HowTo: Summarize prediction results with easyPheno

In the subpackage postprocess, we included functions to analyze optimization results. We provide scripts to run each of these functions (prefix run_) with our Docker workflow, on which we will also focus in this tutorial. If you want to use the functions directly (e.g. with the pip installed package), please check the scripts and see which functions are called.

Optimization results in easyPheno are saved using the following directory structure: user_defined_save_dir/results/name_genotype_matrix/name_phenotyp_matrix/name_phenotype/. By running, you can accumulate all optimization results for a genotype matrix:

python3 -m easypheno.postprocess.run_summarize_results -rd path_at_name_genotype_matrix_level

This leads to the creation of the summary files described in summarize_results_per_phenotype_and_datasplit().

Using a Results_summary_all_phenotypes*DATASPLIT-PATTERN*.csv file created by the command above, we provide scripts to visualize the results of several prediction models on different phenotypes:

python3 -m easypheno.postprocess.run_plot_results -rsp path_to_Results_summary_all_phenotypes_XX.csv -sd path_to_save_directory

This creates a heatmap plot, which is stored at the specified save directory. Currently, heatmaps are implemented, and we can easily add more plot functions.

Additional analysis for simulated phenotypes

In addition, the subpackage simulate contains results analysis functions, which are only applicable for our simulated phenotypes (see Synthetic data).

For simulated phenotypes, we know the ground truth in terms of markers respective features, which influence the phenotypic value.
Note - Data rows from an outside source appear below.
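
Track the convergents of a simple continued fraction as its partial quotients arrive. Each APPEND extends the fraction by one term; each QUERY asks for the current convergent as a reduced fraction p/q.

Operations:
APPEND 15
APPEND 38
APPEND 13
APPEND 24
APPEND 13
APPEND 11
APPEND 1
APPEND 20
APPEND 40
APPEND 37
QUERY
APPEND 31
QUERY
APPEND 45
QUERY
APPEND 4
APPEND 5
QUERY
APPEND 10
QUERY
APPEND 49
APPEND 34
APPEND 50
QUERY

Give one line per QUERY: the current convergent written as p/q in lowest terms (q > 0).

APPEND 15: p_0 = 15·1 + 0 = 15, q_0 = 15·0 + 1 = 1 → 15/1
APPEND 38: p_1 = 38·15 + 1 = 571, q_1 = 38·1 + 0 = 38 → 571/38
APPEND 13: p_2 = 13·571 + 15 = 7438, q_2 = 13·38 + 1 = 495 → 7438/495
APPEND 24: p_3 = 24·7438 + 571 = 179083, q_3 = 24·495 + 38 = 11918 → 179083/11918
APPEND 13: p_4 = 13·179083 + 7438 = 2335517, q_4 = 13·11918 + 495 = 155429 → 2335517/155429
APPEND 11: p_5 = 11·2335517 + 179083 = 25869770, q_5 = 11·155429 + 11918 = 1721637 → 25869770/1721637
APPEND 1: p_6 = 1·25869770 + 2335517 = 28205287, q_6 = 1·1721637 + 155429 = 1877066 → 28205287/1877066
APPEND 20: p_7 = 20·28205287 + 25869770 = 589975510, q_7 = 20·1877066 + 1721637 = 39262957 → 589975510/39262957
APPEND 40: p_8 = 40·589975510 + 28205287 = 23627225687, q_8 = 40·39262957 + 1877066 = 1572395346 → 23627225687/1572395346
APPEND 37: p_9 = 37·23627225687 + 589975510 = 874797325929, q_9 = 37·1572395346 + 39262957 = 58217890759 → 874797325929/58217890759
APPEND 31: p_10 = 31·874797325929 + 23627225687 = 27142344329486, q_10 = 31·58217890759 + 1572395346 = 1806327008875 → 27142344329486/1806327008875
APPEND 45: p_11 = 45·27142344329486 + 874797325929 = 1222280292152799, q_11 = 45·1806327008875 + 58217890759 = 81342933290134 → 1222280292152799/81342933290134
APPEND 4: p_12 = 4·1222280292152799 + 27142344329486 = 4916263512940682, q_12 = 4·81342933290134 + 1806327008875 = 327178060169411 → 4916263512940682/327178060169411
APPEND 5: p_13 = 5·4916263512940682 + 1222280292152799 = 25803597856856209, q_13 = 5·327178060169411 + 81342933290134 = 1717233234137189 → 25803597856856209/1717233234137189
APPEND 10: p_14 = 10·25803597856856209 + 4916263512940682 = 262952242081502772, q_14 = 10·1717233234137189 + 327178060169411 = 17499510401541301 → 262952242081502772/17499510401541301
APPEND 49: p_15 = 49·262952242081502772 + 25803597856856209 = 12910463459850492037, q_15 = 49·17499510401541301 + 1717233234137189 = 859193242909660938 → 12910463459850492037/859193242909660938
APPEND 34: p_16 = 34·12910463459850492037 + 262952242081502772 = 439218709876998232030, q_16 = 34·859193242909660938 + 17499510401541301 = 29230069769330013193 → 439218709876998232030/29230069769330013193
APPEND 50: p_17 = 50·439218709876998232030 + 12910463459850492037 = 21973845957309762093537, q_17 = 50·29230069769330013193 + 859193242909660938 = 1462362681709410320588 → 21973845957309762093537/1462362681709410320588

874797325929/58217890759
27142344329486/1806327008875
1222280292152799/81342933290134
25803597856856209/1717233234137189
262952242081502772/17499510401541301
21973845957309762093537/1462362681709410320588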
Based on that, we are able to compare these effect sizes with feature importances to analyze how well an algorithm captures the relevant features.

To this end, we conduct a statistical as well as visual analysis, which we further describe in the following publication:

A comparison of classical and machine learning-based phenotype prediction methods on simulated data and three plant species
Maura John, Florian Haselbeck, Rupashree Dass, Christoph Malisi, Patrizia Ricca, Christian Dreischer, Sebastian J. Schultheiss and Dominik G. Grimm
Frontiers in Plant Science, 2022 (currently in press)

The files to do that can be generated with the following command:

python3 -m easypheno.simulate.run_results_analysis_synthetic_data -rd path_at_name_genotype_matrix_level -simd path_to_simulation_configs -sd path_to_save_directory

Besides .csv-files with statistical information, a scatter plot visualizing feature importances in comparison with effect sizes is created.